Patients and methods: MRI reports and biopsy pathology reports were extracted from a cohort of 1,360,866 patients with PCa in the VA Cancer Registry System or the VA Corporate Data Warehouse, with 155,570 patients having the relevant reports for inclusion. We hand-annotated a sample of these reports, which were used to develop a rule-based natural language processing (NLP) algorithm for extracting Gleason score, positive cores, and total cores taken during biopsy from biopsy pathology reports and Prostate Imaging Reporting and Data System (PI-RADS) score, prostate-specific antigen (PSA) density, prostate volume, and prostate dimensions from MRI reports. Our algorithm was validated on a set of 250 biopsy reports and 250 MRI reports representing 378 patients at 78 VA centers with procedures between 2004 and 2024.

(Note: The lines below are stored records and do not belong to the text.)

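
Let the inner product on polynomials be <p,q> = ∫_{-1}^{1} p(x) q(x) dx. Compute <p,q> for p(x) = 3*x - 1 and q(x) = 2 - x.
<p,q> = -6

Expand the product: p(x)·q(x) = -3*x^2 + 7*x - 2.
∫_{-1}^{1} of each monomial x^k gives [2/(k+1) if k even, 0 if k odd]. Integrating term-by-term (or equivalently evaluating the antiderivative F(x) = -x^3 + 7*x^2/2 - 2*x at the endpoints):
  F(1) − F(−1) = 1/2 − (13/2) = -6.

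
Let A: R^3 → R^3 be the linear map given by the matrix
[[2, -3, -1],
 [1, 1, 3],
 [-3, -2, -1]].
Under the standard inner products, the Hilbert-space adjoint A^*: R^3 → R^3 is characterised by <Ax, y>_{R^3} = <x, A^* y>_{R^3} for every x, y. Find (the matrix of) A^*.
A^* = A^T =
[[2, 1, -3],
 [-3, 1, -2],
 [-1, 3, -1]]

For real matrices with standard dot products, the defining identity <Ax, y> = <x, A^* y> gives (Ax)^T y = x^T (A^*) y, i.e. x^T A^T y = x^T (A^*) y. Since this holds for all x, y, we must have A^* = A^T. Therefore
A^* =
[[2, 1, -3],
 [-3, 1, -2],
 [-1, 3, -1]].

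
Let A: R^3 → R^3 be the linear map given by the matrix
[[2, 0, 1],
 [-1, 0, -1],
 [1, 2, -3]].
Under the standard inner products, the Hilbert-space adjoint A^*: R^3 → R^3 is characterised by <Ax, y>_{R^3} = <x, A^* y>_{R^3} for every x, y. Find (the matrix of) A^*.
A^* = A^T =
[[2, -1, 1],
 [0, 0, 2],
 [1, -1, -3]]

For real matrices with standard dot products, the defining identity <Ax, y> = <x, A^* y> gives (Ax)^T y = x^T (A^*) y, i.e. x^T A^T y = x^T (A^*) y. Since this holds for all x, y, we must have A^* = A^T. Therefore
A^* =
[[2, -1, 1],
 [0, 0, 2],
 [1, -1, -3]].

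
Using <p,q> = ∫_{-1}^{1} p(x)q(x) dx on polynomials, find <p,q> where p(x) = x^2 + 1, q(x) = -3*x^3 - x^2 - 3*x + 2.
<p,q> = 64/15

Expand the product: p(x)·q(x) = -3*x^5 - x^4 - 6*x^3 + x^2 - 3*x + 2.
∫_{-1}^{1} of each monomial x^k gives [2/(k+1) if k even, 0 if k odd]. Integrating term-by-term (or equivalently evaluating the antiderivative F(x) = -x^6/2 - x^5/5 - 3*x^4/2 + x^3/3 - 3*x^2/2 + 2*x at the endpoints):
  F(1) − F(−1) = -41/30 − (-169/30) = 64/15.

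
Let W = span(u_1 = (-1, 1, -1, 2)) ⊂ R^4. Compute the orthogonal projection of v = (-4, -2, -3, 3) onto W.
proj_W(v) = (-11/7, 11/7, -11/7, 22/7)

Set up U = [u_1 | ... | u_1] ∈ R^(4×1). The projector onto W = col(U) is P = U (U^T U)^(-1) U^T.
Compute U^T U =
  [7],
and U^T v = (11).
Solve U^T U · c = U^T v for the coefficients: c = (11/7). The projection is proj_W(v) = U c.
Check: (v - proj_W(v)) · u_1 = 0  (should be 0).
Result: proj_W(v) = (-11/7, 11/7, -11/7, 22/7).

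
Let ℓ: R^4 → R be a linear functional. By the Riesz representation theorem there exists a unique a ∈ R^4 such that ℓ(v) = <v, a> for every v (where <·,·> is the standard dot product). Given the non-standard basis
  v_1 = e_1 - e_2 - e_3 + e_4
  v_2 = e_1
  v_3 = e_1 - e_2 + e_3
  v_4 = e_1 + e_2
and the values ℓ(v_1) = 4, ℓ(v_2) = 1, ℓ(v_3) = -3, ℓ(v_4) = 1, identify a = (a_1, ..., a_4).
a = (1, 0, -4, -1)

Write a = (a_1, ..., a_4) in the standard basis. For each basis vector v_i, ℓ(v_i) = <v_i, a> is a linear equation in the a_j's. Collect the n equations into a matrix system V a = ℓ, where row i of V is v_i (expressed in the standard basis). Since V is invertible (lower-triangular with 1s on the diagonal, up to permutation), solve by back-substitution:
  V =
[[1, -1, -1, 1],
 [1, 0, 0, 0],
 [1, -1, 1, 0],
 [1, 1, 0, 0]]
  V a = (4, 1, -3, 1)
Solving gives a = (1, 0, -4, -1).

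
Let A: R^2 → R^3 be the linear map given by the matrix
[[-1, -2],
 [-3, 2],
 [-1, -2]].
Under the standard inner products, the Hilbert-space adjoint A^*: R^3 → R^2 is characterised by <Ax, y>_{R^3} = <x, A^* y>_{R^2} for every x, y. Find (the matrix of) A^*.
A^* = A^T =
[[-1, -3, -1],
 [-2, 2, -2]]

For real matrices with standard dot products, the defining identity <Ax, y> = <x, A^* y> gives (Ax)^T y = x^T (A^*) y, i.e. x^T A^T y = x^T (A^*) y. Since this holds for all x, y, we must have A^* = A^T. Therefore
A^* =
[[-1, -3, -1],
 [-2, 2, -2]].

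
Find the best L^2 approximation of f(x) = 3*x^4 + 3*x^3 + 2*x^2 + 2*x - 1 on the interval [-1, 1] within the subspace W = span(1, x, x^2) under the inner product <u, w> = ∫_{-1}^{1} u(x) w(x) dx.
g(x) = 32*x^2/7 + 19*x/5 - 44/35

The best approximation g ∈ W is the orthogonal projection of f onto W. Writing g = a_0 + a_1 x + a_2 x^2, the coefficients solve the normal equations G · a = b where
  G_{ij} = <φ_i, φ_j> and b_i = <f, φ_i>, with φ_0 = 1, φ_1 = x, φ_2 = x^2.
G =
  [2, 0, 2/3]
  [0, 2/3, 0]
  [2/3, 0, 2/5],
b = (8/15, 38/15, 104/105).
Solving gives a_0 = -44/35, a_1 = 19/5, a_2 = 32/7, so
  g(x) = 32*x^2/7 + 19*x/5 - 44/35.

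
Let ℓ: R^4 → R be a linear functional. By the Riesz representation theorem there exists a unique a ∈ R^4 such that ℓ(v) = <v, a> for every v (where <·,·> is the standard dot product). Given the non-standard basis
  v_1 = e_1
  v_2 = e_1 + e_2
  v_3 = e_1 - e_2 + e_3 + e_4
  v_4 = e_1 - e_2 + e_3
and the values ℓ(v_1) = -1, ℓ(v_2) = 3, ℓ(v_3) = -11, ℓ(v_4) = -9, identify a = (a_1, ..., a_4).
a = (-1, 4, -4, -2)

Write a = (a_1, ..., a_4) in the standard basis. For each basis vector v_i, ℓ(v_i) = <v_i, a> is a linear equation in the a_j's. Collect the n equations into a matrix system V a = ℓ, where row i of V is v_i (expressed in the standard basis). Since V is invertible (lower-triangular with 1s on the diagonal, up to permutation), solve by back-substitution:
  V =
[[1, 0, 0, 0],
 [1, 1, 0, 0],
 [1, -1, 1, 1],
 [1, -1, 1, 0]]
  V a = (-1, 3, -11, -9)
Solving gives a = (-1, 4, -4, -2).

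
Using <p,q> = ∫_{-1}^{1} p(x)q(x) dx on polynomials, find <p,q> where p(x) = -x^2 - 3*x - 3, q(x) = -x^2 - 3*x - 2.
<p,q> = 326/15

Expand the product: p(x)·q(x) = x^4 + 6*x^3 + 14*x^2 + 15*x + 6.
∫_{-1}^{1} of each monomial x^k gives [2/(k+1) if k even, 0 if k odd]. Integrating term-by-term (or equivalently evaluating the antiderivative F(x) = x^5/5 + 3*x^4/2 + 14*x^3/3 + 15*x^2/2 + 6*x at the endpoints):
  F(1) − F(−1) = 298/15 − (-28/15) = 326/15.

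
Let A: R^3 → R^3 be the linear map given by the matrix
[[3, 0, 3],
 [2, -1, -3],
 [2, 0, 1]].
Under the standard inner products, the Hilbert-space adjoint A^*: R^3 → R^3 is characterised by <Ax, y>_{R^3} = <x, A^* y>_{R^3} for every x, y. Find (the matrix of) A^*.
A^* = A^T =
[[3, 2, 2],
 [0, -1, 0],
 [3, -3, 1]]

For real matrices with standard dot products, the defining identity <Ax, y> = <x, A^* y> gives (Ax)^T y = x^T (A^*) y, i.e. x^T A^T y = x^T (A^*) y. Since this holds for all x, y, we must have A^* = A^T. Therefore
A^* =
[[3, 2, 2],
 [0, -1, 0],
 [3, -3, 1]].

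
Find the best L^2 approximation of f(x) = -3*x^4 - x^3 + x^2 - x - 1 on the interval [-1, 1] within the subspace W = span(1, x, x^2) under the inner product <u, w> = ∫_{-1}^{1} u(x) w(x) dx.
g(x) = -11*x^2/7 - 8*x/5 - 26/35

The best approximation g ∈ W is the orthogonal projection of f onto W. Writing g = a_0 + a_1 x + a_2 x^2, the coefficients solve the normal equations G · a = b where
  G_{ij} = <φ_i, φ_j> and b_i = <f, φ_i>, with φ_0 = 1, φ_1 = x, φ_2 = x^2.
G =
  [2, 0, 2/3]
  [0, 2/3, 0]
  [2/3, 0, 2/5],
b = (-38/15, -16/15, -118/105).
Solving gives a_0 = -26/35, a_1 = -8/5, a_2 = -11/7, so
  g(x) = -11*x^2/7 - 8*x/5 - 26/35.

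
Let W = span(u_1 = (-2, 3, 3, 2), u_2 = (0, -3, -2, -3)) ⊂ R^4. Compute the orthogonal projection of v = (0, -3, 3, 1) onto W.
proj_W(v) = (-88/131, 6/131, 48/131, -38/131)

Set up U = [u_1 | ... | u_2] ∈ R^(4×2). The projector onto W = col(U) is P = U (U^T U)^(-1) U^T.
Compute U^T U =
  [26, -21]
  [-21, 22],
and U^T v = (2, 0).
Solve U^T U · c = U^T v for the coefficients: c = (44/131, 42/131). The projection is proj_W(v) = U c.
Check: (v - proj_W(v)) · u_1 = 0  (should be 0).
Check: (v - proj_W(v)) · u_2 = 0  (should be 0).
Result: proj_W(v) = (-88/131, 6/131, 48/131, -38/131).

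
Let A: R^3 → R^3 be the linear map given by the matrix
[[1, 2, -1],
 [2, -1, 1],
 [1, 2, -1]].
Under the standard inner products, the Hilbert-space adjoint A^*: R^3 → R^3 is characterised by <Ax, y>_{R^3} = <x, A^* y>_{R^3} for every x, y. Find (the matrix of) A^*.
A^* = A^T =
[[1, 2, 1],
 [2, -1, 2],
 [-1, 1, -1]]

For real matrices with standard dot products, the defining identity <Ax, y> = <x, A^* y> gives (Ax)^T y = x^T (A^*) y, i.e. x^T A^T y = x^T (A^*) y. Since this holds for all x, y, we must have A^* = A^T. Therefore
A^* =
[[1, 2, 1],
 [2, -1, 2],
 [-1, 1, -1]].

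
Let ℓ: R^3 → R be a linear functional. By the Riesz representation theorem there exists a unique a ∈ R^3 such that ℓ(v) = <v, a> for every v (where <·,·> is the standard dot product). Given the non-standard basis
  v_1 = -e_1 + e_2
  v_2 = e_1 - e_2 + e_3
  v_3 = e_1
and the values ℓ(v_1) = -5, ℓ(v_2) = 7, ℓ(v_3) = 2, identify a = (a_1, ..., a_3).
a = (2, -3, 2)

Write a = (a_1, ..., a_3) in the standard basis. For each basis vector v_i, ℓ(v_i) = <v_i, a> is a linear equation in the a_j's. Collect the n equations into a matrix system V a = ℓ, where row i of V is v_i (expressed in the standard basis). Since V is invertible (lower-triangular with 1s on the diagonal, up to permutation), solve by back-substitution:
  V =
[[-1, 1, 0],
 [1, -1, 1],
 [1, 0, 0]]
  V a = (-5, 7, 2)
Solving gives a = (2, -3, 2).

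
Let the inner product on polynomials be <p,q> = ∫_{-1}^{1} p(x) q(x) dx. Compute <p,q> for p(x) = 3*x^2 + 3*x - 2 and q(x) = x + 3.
<p,q> = -4

Expand the product: p(x)·q(x) = 3*x^3 + 12*x^2 + 7*x - 6.
∫_{-1}^{1} of each monomial x^k gives [2/(k+1) if k even, 0 if k odd]. Integrating term-by-term (or equivalently evaluating the antiderivative F(x) = 3*x^4/4 + 4*x^3 + 7*x^2/2 - 6*x at the endpoints):
  F(1) − F(−1) = 9/4 − (25/4) = -4.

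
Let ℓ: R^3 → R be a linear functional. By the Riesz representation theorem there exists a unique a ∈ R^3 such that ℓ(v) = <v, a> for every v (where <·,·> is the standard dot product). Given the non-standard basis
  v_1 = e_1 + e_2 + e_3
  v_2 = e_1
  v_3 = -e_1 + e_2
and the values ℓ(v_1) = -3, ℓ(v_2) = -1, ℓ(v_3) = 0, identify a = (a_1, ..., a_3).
a = (-1, -1, -1)

Write a = (a_1, ..., a_3) in the standard basis. For each basis vector v_i, ℓ(v_i) = <v_i, a> is a linear equation in the a_j's. Collect the n equations into a matrix system V a = ℓ, where row i of V is v_i (expressed in the standard basis). Since V is invertible (lower-triangular with 1s on the diagonal, up to permutation), solve by back-substitution:
  V =
[[1, 1, 1],
 [1, 0, 0],
 [-1, 1, 0]]
  V a = (-3, -1, 0)
Solving gives a = (-1, -1, -1).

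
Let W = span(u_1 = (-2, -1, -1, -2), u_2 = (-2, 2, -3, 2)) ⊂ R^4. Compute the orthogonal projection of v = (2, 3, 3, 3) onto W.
proj_W(v) = (658/209, 347/209, 317/209, 62/19)

Set up U = [u_1 | ... | u_2] ∈ R^(4×2). The projector onto W = col(U) is P = U (U^T U)^(-1) U^T.
Compute U^T U =
  [10, 1]
  [1, 21],
and U^T v = (-16, -1).
Solve U^T U · c = U^T v for the coefficients: c = (-335/209, 6/209). The projection is proj_W(v) = U c.
Check: (v - proj_W(v)) · u_1 = 0  (should be 0).
Check: (v - proj_W(v)) · u_2 = 0  (should be 0).
Result: proj_W(v) = (658/209, 347/209, 317/209, 62/19).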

Results: Our algorithm performed well across all data elements, demonstrating high F1 scores: Gleason (96.9), PI-RADS (93.7), PSA density (99.5), prostate volume (95.7), and prostate dimensions (93.2), with the percentage of positive cores being greater than or less than 34% (88.4). Error analysis demonstrated that items missed by our algorithm were often explained by unusual or vague wording within the notes or especially complex language.
Conclusion: We developed an NLP algorithm and validated that it successfully captures salient information about data elements of interest in PCa research. Reliable extraction of these key data elements will have numerous uses for downstream research in this field.